I write, but I am not a writer. I teach, but I am not a teacher. I practice yoga, but I am not a yogi.
Get it yet? Or maybe…
I clean the house, but I am not a house cleaner. I mow the lawn, but I am not a lawn mower. I wash the dishes, but I am not a dish-washer. I eat a vegetarian diet, but I am not a vegetarian.
Why do we identify ourselves so often with the things we do?
Language is powerful. How we speak of ourselves to others, to ourselves, and to the world gives suggestions and permissions for judgements and criticisms. Sometimes these judgements are positive, sometimes these judgements are negative.
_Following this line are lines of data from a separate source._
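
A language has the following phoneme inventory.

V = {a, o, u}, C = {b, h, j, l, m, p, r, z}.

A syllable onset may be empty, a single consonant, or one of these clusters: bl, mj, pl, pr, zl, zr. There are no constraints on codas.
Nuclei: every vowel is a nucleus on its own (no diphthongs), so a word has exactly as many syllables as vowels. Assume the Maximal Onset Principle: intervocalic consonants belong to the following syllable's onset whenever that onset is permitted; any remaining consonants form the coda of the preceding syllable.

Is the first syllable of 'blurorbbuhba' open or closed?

open

Vowels present: u, o, u, a; each is a nucleus, giving 4 syllables.
σ1/σ2 boundary: /r/ is a single consonant, so it becomes the next onset.
σ2/σ3 boundary: /rbb/; trying suffixes from longest down, /b/ is the first permitted one, so coda /rb/ | onset /b/.
σ3/σ4 boundary: cluster /hb/ — the longest permitted-onset suffix is /b/; onset = /b/, preceding coda = /h/.
Result: blu.rorb.buh.ba.
Syllable 1 is /blu/; it ends in its nucleus with no coda, so it is open.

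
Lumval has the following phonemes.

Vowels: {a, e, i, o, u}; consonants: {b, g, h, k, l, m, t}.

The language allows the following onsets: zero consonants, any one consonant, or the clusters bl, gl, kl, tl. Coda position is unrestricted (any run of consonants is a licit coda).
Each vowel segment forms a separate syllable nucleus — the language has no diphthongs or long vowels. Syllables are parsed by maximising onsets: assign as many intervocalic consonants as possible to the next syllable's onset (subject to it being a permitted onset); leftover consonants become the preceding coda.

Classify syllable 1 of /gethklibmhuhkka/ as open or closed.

closed

The vowels are e, i, u, a — 4 nuclei, so 4 syllables.
Between /e/ (V1) and /i/ (V2): /thkl/; trying suffixes from longest down, /kl/ is the first permitted one, so coda /th/ | onset /kl/.
Between /i/ (V2) and /u/ (V3): /bmh/ — longest licit onset from the right is /h/, leaving /bm/ as coda.
Between /u/ (V3) and /a/ (V4): /hkk/ — longest licit onset from the right is /k/, leaving /hk/ as coda.
Result: geth.klibm.huhk.ka.
Syllable 1 is /geth/ with coda /th/, so it is closed.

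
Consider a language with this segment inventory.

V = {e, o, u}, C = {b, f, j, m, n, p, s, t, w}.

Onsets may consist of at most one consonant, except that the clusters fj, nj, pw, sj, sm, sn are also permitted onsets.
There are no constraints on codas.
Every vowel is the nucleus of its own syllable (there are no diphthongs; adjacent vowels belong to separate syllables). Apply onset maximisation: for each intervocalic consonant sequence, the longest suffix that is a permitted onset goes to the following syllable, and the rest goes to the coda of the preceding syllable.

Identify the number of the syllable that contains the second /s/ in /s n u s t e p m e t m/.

Nuclei (vowels): u, e, e → 3 syllables.
V1 /u/ – V2 /e/: /st/ — longest licit onset from the right is /t/, leaving /s/ as coda.
V2 /e/ – V3 /e/: /pm/ splits as /p/ + /m/ (/m/ is the longest suffix that is a licit onset).
Result: snus.tep.metm.
The second /s/ is in the coda of syllable 1 (/snus/).

1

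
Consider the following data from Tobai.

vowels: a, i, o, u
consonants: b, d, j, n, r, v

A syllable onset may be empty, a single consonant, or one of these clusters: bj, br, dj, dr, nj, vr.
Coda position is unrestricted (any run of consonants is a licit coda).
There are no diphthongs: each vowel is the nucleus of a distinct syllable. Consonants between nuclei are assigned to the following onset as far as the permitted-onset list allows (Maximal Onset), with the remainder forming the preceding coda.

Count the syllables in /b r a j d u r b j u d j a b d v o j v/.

Nuclei (vowels): a, u, u, a, o → 5 syllables.

5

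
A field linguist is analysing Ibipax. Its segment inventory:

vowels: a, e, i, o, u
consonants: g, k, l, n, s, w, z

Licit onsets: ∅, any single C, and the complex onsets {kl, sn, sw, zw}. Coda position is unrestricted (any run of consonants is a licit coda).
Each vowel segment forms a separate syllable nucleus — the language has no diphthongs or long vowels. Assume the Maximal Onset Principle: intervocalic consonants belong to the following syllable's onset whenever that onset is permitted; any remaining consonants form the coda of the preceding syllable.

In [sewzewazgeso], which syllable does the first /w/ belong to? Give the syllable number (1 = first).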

But why allow for any judgement at all?
While I may actually be a yogini today, does that define my existence? If I have not always been a yogini, does this influence my decision to label myself as such? And what if, in the future, I no longer practice yoga? Does my definition of self change?
Tomorrow, I may be a completely different person than I am today. I am a completely different person than I was yesterday. My entire cellular structure renews itself completely every seven years. Why would I place a permanent definition upon myself, inviting judgements and structure and limitations? Why intentionally put a name on something that is unnameable, limitless?
I am limitless. I am a beautiful soul. I am everything and nothing, all at the same time. I am not what I do. I am not what I think about. I am not my career, my hobbies, my education, my procrastination, my dreams, my fears, my attitudes. I am beyond definition. I am constantly changing, and I want you to meet me as I am today, not as I was yesterday, or ten years ago, or even ten years into the future. Know me now. That’s the only me there is to know.